When the number of teenagers and people in their early twenties thinned in congregations, people consoled themselves with, “they will come back to marry; they will come back when they have children…” When older women disproportionately made up congregations, I heard people console themselves with, “when these babushkas move on, new babushkas will come to take their place.”
Church statistics are poorly kept or twisted to make us feel better. Some people are counting the few minutes that someone pops in to view a service online as part of their congregational numbers (so one person in London can now count for 10 people on a Sunday morning as they pop in to several services around the world during an hour on Sunday).
Liturgy online is even more about viewing and less about participating (liturgy = work of and for the people). Protestants, where churchgoing struggles to sound little like “works”, often have a me-focused “going to church builds up my faith” (and usually by the preaching). If I find a YouTube channel where the preaching is better than I get at my local, am I not thereby required to stay home and watch the YouTube sermon (conveniently at 1½ speed)? And, it is presumably worse for the once-saved-always-saved approach.
We can tinker with our statistics to our hearts content to make us feel better, but I suspect we are in a perfect storm reducing church and its impact: postmodernism, materialism, Covid, losing the church-going habit, church sex scandals,… and we are still using second-millennium thinking in our third-millennium, digital context.
To be continued with a reflection on pastoral care in the metaverse…

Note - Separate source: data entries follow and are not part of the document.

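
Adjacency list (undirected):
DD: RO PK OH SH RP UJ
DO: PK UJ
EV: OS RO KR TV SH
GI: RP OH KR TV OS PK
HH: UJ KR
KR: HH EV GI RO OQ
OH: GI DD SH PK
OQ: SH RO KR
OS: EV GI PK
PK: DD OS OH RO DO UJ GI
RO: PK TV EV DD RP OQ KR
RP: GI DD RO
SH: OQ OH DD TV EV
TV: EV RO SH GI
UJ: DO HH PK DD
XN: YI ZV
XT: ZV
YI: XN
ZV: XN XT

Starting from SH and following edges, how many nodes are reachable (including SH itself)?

15

BFS from SH visits: SH, OQ, OH, DD, TV, EV, RO, KR, GI, PK, RP, UJ, OS, HH, DO
Reachable nodes: 15 of 19 total.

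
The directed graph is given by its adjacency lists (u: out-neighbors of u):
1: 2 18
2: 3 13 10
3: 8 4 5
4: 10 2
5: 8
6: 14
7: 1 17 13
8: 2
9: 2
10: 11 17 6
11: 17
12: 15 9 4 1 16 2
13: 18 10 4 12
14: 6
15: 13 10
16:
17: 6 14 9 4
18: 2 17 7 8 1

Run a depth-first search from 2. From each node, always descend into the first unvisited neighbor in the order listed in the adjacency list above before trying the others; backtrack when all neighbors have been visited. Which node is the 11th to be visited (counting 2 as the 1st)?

Visit 2
2 → 3
3 → 8
3 → 4
4 → 10
10 → 11
11 → 17
17 → 6
6 → 14
17 → 9
3 → 5
2 → 13
13 → 18
18 → 7
7 → 1
13 → 12
12 → 15
12 → 16

Visit order: 2, 3, 8, 4, 10, 11, 17, 6, 14, 9, 5, 13, 18, 7, 1, 12, 15, 16

5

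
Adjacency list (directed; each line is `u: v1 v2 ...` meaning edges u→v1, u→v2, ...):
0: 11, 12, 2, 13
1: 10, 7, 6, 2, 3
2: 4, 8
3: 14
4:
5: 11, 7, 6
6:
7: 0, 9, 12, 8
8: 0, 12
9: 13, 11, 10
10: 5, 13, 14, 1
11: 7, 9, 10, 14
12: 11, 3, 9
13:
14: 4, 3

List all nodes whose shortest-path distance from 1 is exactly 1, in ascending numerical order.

Level 0: 1
Level 1: 2, 3, 6, 7, 10
Level 2: 0, 4, 5, 8, 9, 12, 13, 14
Level 3: 11

2, 3, 6, 7, 10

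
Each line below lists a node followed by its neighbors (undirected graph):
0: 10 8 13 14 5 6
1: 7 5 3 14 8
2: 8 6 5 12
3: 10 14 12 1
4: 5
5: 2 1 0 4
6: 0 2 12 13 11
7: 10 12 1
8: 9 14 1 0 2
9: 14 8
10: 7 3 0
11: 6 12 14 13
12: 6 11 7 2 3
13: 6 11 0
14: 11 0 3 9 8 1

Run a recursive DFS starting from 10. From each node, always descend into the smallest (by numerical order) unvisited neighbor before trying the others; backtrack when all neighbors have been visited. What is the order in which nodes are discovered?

Visit 10
10 → 0
0 → 5
5 → 1
1 → 3
3 → 12
12 → 2
2 → 6
6 → 11
11 → 13
11 → 14
14 → 8
8 → 9
12 → 7
5 → 4

10, 0, 5, 1, 3, 12, 2, 6, 11, 13, 14, 8, 9, 7, 4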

Meanwhile, there’s plenty on this site reflecting on sacraments in the metaverse; use the search in the header for virtual sacraments. And you can also start here, then here, and here.

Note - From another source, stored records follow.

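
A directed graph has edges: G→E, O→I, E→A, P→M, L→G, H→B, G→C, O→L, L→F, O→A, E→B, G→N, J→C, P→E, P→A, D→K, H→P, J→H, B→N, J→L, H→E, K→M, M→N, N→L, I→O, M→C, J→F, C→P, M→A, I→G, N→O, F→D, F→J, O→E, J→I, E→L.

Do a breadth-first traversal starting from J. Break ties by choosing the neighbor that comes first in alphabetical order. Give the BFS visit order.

Visit J; enqueue C, F, H, I, L → queue [C, F, H, I, L]
Visit C; enqueue P → queue [F, H, I, L, P]
Visit F; enqueue D → queue [H, I, L, P, D]
Visit H; enqueue B, E → queue [I, L, P, D, B, E]
Visit I; enqueue G, O → queue [L, P, D, B, E, G, O]
Visit L → queue [P, D, B, E, G, O]
Visit P; enqueue A, M → queue [D, B, E, G, O, A, M]
Visit D; enqueue K → queue [B, E, G, O, A, M, K]
Visit B; enqueue N → queue [E, G, O, A, M, K, N]
Visit E → queue [G, O, A, M, K, N]
Visit G → queue [O, A, M, K, N]
Visit O → queue [A, M, K, N]
Visit A → queue [M, K, N]
Visit M → queue [K, N]
Visit K → queue [N]
Visit N → queue []

J C F H I L P D B E G O A M K N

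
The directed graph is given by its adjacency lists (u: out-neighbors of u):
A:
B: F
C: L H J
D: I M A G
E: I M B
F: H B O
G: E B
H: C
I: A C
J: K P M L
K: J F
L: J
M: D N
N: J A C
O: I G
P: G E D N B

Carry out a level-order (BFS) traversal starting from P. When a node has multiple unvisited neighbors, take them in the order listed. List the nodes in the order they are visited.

Visit P; enqueue G, E, D, N, B → queue [G, E, D, N, B]
Visit G → queue [E, D, N, B]
Visit E; enqueue I, M → queue [D, N, B, I, M]
Visit D; enqueue A → queue [N, B, I, M, A]
Visit N; enqueue J, C → queue [B, I, M, A, J, C]
Visit B; enqueue F → queue [I, M, A, J, C, F]
Visit I → queue [M, A, J, C, F]
Visit M → queue [A, J, C, F]
Visit A → queue [J, C, F]
Visit J; enqueue K, L → queue [C, F, K, L]
Visit C; enqueue H → queue [F, K, L, H]
Visit F; enqueue O → queue [K, L, H, O]
Visit K → queue [L, H, O]
Visit L → queue [H, O]
Visit H → queue [O]
Visit O → queue []

P, G, E, D, N, B, I, M, A, J, C, F, K, L, H, O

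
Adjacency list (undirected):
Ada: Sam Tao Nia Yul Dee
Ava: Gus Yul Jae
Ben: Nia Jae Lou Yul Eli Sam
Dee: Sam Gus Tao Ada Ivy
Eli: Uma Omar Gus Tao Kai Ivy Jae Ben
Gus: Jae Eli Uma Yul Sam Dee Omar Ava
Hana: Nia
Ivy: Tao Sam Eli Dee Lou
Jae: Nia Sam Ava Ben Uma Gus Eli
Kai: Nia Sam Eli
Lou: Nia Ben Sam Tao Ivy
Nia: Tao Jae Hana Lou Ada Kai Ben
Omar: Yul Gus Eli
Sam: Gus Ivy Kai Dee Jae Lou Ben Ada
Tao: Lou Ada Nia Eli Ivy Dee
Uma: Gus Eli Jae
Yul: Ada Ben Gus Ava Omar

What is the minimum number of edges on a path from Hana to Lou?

Level 0: Hana
Level 1: Nia
Level 2: Ada, Ben, Jae, Kai, Lou, Tao
Level 3: Ava, Dee, Eli, Gus, Ivy, Sam, Uma, Yul
Level 4: Omar
Lou first appears at level 2.

2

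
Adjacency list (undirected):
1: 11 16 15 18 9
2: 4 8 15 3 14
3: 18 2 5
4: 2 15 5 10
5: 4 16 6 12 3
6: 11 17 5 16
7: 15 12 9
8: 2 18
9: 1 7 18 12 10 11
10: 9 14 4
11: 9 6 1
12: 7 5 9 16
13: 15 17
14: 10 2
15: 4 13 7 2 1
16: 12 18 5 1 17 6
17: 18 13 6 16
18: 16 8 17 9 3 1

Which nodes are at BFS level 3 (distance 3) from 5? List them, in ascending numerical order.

8, 13, 14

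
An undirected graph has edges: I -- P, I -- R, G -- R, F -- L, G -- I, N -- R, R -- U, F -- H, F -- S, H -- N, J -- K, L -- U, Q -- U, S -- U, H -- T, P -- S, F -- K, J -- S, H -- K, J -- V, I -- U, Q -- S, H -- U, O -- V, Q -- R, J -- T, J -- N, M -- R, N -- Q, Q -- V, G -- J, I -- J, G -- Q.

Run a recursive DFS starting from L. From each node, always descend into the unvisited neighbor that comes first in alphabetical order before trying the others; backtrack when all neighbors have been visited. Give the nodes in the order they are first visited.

Visit L
L → F
F → H
H → K
K → J
J → G
G → I
I → P
P → S
S → Q
Q → N
N → R
R → M
R → U
Q → V
V → O
J → T

L, F, H, K, J, G, I, P, S, Q, N, R, M, U, V, O, T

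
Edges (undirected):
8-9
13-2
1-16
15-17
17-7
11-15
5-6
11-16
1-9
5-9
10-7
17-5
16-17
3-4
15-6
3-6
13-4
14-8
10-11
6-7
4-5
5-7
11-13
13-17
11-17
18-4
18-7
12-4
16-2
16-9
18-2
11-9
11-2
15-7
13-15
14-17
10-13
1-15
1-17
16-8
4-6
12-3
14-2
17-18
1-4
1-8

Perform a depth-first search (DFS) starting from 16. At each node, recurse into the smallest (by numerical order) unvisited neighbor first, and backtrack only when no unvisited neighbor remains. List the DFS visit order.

16 1 4 3 6 5 7 10 11 2 13 15 17 14 8 9 18 12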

Great stuff, Bosco, loved reading it as one of the converts to interactive online zoom church (as opposed to live-streamed worship which leaves me cold…). There’s been a fair amount of positive theological reflecting on digital pastoral care as well as sacraments over here in the UK – its certainly changing the way I teach – hopefully for the better!
Thanks, Jacky! If you can point us to some of the UK digital pastoral & sacramental reflecting that would be great! Blessings.